The impact of a depreciating local currency is evident on India’s wholesale price inflation that rose to 5.79% in July, the fastest pace in five months. The two contributing factors to the rise in inflation are higher food prices and costlier imports.
When the currency depreciates, corporations need to pay more for imports. Once they pass on the cost to consumers, inflation rises. This is what happened in July. From now on, a depreciating rupee will continue to put pressure on inflation and make it difficult for India’s central bank to ease its monetary policy.
The rupee, Asia’s worst performing currency, has lost more than 10% since January. Its loss since May—when US Federal Reserve chairman Ben Bernanke first hinted that monetary easing would end someday, resulting in a flight of capital from global markets—has been greater, close to 13%.
With both the Reserve Bank of India (RBI) and government failing to stem the fall of the currency through a series of monetary and fiscal measures, it is fairly certain that the rupee will depreciate further and the pressure on inflation will continue. The rupee was trading at 61.53 a dollar at 4.45pm. The currency hit its lifetime low of 61.81 on 6 August.
The so-called core inflation, or the non-food, non-oil manufacturing inflation, too, rose to 2.35% against an easing of 2.02% in June. Both are higher than what most analysts had estimated.

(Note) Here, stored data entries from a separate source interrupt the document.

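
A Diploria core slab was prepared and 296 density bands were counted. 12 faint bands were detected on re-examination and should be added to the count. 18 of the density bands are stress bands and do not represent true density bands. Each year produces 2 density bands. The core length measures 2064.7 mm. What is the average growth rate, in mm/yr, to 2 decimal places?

After corrections the count is 296 − 18 + 12 = 290 density bands.
Dividing by 2 density bands per year: 290 / 2 = 145 years.
Mean rate = 2064.7 mm / 145 years ≈ 14.24 mm/yr.

14.24 mm/yr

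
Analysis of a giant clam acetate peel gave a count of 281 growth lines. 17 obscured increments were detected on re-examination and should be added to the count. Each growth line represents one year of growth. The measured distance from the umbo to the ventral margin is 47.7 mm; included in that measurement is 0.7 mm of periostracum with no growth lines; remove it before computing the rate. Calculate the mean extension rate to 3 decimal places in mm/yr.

True growth line count = 281 + 17 = 298.
The growth record spans 47.7 − 0.7 = 47.0 mm.
47.0 mm over 298 years gives 47.0 / 298 ≈ 0.158 mm/yr.

0.158 mm/yr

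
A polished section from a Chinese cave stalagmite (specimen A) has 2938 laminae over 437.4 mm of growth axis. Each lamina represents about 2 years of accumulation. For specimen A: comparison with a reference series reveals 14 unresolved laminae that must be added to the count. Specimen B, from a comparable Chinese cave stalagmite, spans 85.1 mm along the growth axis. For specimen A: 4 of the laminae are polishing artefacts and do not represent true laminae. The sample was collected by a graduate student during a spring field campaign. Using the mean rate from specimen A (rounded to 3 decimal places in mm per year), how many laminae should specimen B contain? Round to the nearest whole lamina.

575 laminae

Specimen A: after corrections the count is 2938 − 4 + 14 = 2948 laminae.
Specimen A: at 2 years per lamina, 2948 × 2 = 5896 years.
A: Extension rate ≈ 437.4 / 5896 = 0.074 mm per year.
Specimen B: 85.1 mm / 0.074 mm per year = 1150.00 years; at 2 years per lamina that is 1150.00 / 2 ≈ 575 laminae.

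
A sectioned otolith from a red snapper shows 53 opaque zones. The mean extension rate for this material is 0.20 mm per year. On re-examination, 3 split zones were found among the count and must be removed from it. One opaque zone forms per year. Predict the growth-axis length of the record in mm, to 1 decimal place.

10.0 mm

Adjusted count: 53 − 3 = 50 opaque zones.
Predicted length = 0.20 mm/year × 50 years = 10.0 mm.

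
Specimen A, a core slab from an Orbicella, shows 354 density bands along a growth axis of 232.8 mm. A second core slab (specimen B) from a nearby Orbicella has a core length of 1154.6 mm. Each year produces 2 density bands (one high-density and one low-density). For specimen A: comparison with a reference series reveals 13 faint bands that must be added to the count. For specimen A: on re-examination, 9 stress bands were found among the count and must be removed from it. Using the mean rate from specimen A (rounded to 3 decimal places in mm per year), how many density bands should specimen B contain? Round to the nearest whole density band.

Specimen A: true density band count = 354 − 9 + 13 = 358.
Specimen A: 358 density bands at 2 per year is 358 / 2 = 179 years.
A: 232.8 mm over 179 years gives 232.8 / 179 ≈ 1.301 mm per year.
Specimen B: 1154.6 mm / 1.301 mm per year = 887.47 years; at 2 density bands per year that is 887.47 × 2 ≈ 1775 density bands.

1775 density bands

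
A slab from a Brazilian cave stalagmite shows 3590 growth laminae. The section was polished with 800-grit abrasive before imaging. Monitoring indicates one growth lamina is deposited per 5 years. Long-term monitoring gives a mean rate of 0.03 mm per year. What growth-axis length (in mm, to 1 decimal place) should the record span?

Multiplying by 5 years per growth lamina: 3590 × 5 = 17950 years.
17950 years at 0.03 mm/year gives 0.03 × 17950 = 538.5 mm.

538.5 mm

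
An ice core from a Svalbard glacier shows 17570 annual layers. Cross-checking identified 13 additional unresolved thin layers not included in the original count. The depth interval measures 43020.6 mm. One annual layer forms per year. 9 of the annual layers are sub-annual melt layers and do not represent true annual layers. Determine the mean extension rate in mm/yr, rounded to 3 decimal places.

Correcting the raw count gives 17570 − 9 + 13 = 17574 true annual layers.
Extension rate ≈ 43020.6 / 17574 = 2.448 mm/yr.

2.448 mm/yr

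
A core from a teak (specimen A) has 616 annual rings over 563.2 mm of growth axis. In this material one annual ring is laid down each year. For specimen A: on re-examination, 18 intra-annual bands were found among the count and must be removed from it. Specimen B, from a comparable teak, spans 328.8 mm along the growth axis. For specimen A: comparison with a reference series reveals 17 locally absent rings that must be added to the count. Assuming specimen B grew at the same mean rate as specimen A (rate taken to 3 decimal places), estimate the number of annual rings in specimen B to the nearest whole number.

Specimen A: adjusted count: 616 − 18 + 17 = 615 annual rings.
A: Mean rate = 563.2 mm / 615 years ≈ 0.916 mm/year.
B spans 328.8 / 0.916 = 358.95 years ≈ 359 annual rings.

359 annual rings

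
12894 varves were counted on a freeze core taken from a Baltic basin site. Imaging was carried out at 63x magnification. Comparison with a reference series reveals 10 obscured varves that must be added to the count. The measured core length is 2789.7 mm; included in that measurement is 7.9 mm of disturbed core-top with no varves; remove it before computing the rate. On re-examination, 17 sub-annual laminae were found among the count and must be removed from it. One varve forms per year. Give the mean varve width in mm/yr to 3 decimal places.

After corrections the count is 12894 − 17 + 10 = 12887 varves.
Net length = 2789.7 − 7.9 = 2781.8 mm.
Extension rate ≈ 2781.8 / 12887 = 0.216 mm/yr.

0.216 mm/yr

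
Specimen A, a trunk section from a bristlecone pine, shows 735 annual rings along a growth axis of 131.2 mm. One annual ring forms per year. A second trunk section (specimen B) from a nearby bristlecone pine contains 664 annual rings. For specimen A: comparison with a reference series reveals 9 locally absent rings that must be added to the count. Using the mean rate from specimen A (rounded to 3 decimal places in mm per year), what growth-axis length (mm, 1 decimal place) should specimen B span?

Specimen A: correcting the raw count gives 735 + 9 = 744 true annual rings.
A: Mean rate = 131.2 mm / 744 years ≈ 0.176 mm/yr.
Length of B = 0.176 × 664 = 116.9 mm.

116.9 mm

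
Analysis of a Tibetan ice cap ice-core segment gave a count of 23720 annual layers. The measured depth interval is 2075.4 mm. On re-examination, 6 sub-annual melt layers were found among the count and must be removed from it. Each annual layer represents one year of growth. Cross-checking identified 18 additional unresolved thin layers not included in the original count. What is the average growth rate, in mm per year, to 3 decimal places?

Correcting the raw count gives 23720 − 6 + 18 = 23732 true annual layers.
Mean rate = 2075.4 mm / 23732 years ≈ 0.087 mm per year.

0.087 mm per year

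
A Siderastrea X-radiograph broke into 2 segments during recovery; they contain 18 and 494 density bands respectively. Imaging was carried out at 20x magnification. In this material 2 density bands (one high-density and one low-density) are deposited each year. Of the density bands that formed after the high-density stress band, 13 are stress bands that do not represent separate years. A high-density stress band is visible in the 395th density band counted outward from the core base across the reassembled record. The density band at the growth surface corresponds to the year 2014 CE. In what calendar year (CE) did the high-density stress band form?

Total density bands = 18 + 494 = 512.
The high-density stress band sits at density band 395 from the core base, so 512 − 395 = 117 density bands formed after it.
Removing the 13 false density bands leaves 117 − 13 = 104 true density bands beyond the high-density stress band.
104 density bands at 2 per year is 104 / 2 = 52 years.
2014 − 52 = 1962 CE.

1962 CE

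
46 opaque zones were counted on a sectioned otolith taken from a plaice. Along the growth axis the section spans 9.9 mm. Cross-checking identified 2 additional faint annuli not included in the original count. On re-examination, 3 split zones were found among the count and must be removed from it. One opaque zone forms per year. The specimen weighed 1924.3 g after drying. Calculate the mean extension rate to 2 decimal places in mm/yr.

True opaque zone count = 46 − 3 + 2 = 45.
9.9 mm over 45 years gives 9.9 / 45 ≈ 0.22 mm/yr.

0.22 mm/yr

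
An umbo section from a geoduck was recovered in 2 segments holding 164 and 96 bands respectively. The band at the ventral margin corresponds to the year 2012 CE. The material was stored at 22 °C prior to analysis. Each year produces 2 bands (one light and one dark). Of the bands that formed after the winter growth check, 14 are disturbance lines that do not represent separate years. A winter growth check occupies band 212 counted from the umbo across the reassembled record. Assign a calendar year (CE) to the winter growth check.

1995 CE

Total bands = 164 + 96 = 260.
Between band 212 and the ventral margin there are 260 − 212 = 48 bands.
Excluding 14 false bands: 48 − 14 = 34.
Dividing by 2 bands per year: 34 / 2 = 17 years.
2012 − 17 = 1995 CE.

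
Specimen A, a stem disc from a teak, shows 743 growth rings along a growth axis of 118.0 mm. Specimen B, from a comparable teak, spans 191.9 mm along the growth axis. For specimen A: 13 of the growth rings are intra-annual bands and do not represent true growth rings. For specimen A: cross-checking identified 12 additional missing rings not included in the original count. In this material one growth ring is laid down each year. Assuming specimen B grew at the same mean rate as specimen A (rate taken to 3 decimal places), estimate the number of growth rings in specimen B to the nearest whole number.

1207 growth rings

Specimen A: after corrections the count is 743 − 13 + 12 = 742 growth rings.
A: Extension rate ≈ 118.0 / 742 = 0.159 mm/yr.
B spans 191.9 / 0.159 = 1206.92 years ≈ 1207 growth rings.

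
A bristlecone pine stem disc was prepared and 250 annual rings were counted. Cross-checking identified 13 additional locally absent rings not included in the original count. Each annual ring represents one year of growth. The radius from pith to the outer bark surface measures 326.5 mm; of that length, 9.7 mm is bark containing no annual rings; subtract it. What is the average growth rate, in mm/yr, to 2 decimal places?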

With retail inflation continuing to be high (9.64% in July), RBI will have little room to ease its monetary policy. Till recently, analysts were saying inflation would continue to drop in September and after that the trend would reverse as the low base effect would come into play.
A depreciating rupee has changed all calculations. It seems that both wholesale and core inflation from now on will inch up and, with retail inflation continues to be high, no one would envy governor-elect Raghuram Rajan’s job on Mint Road.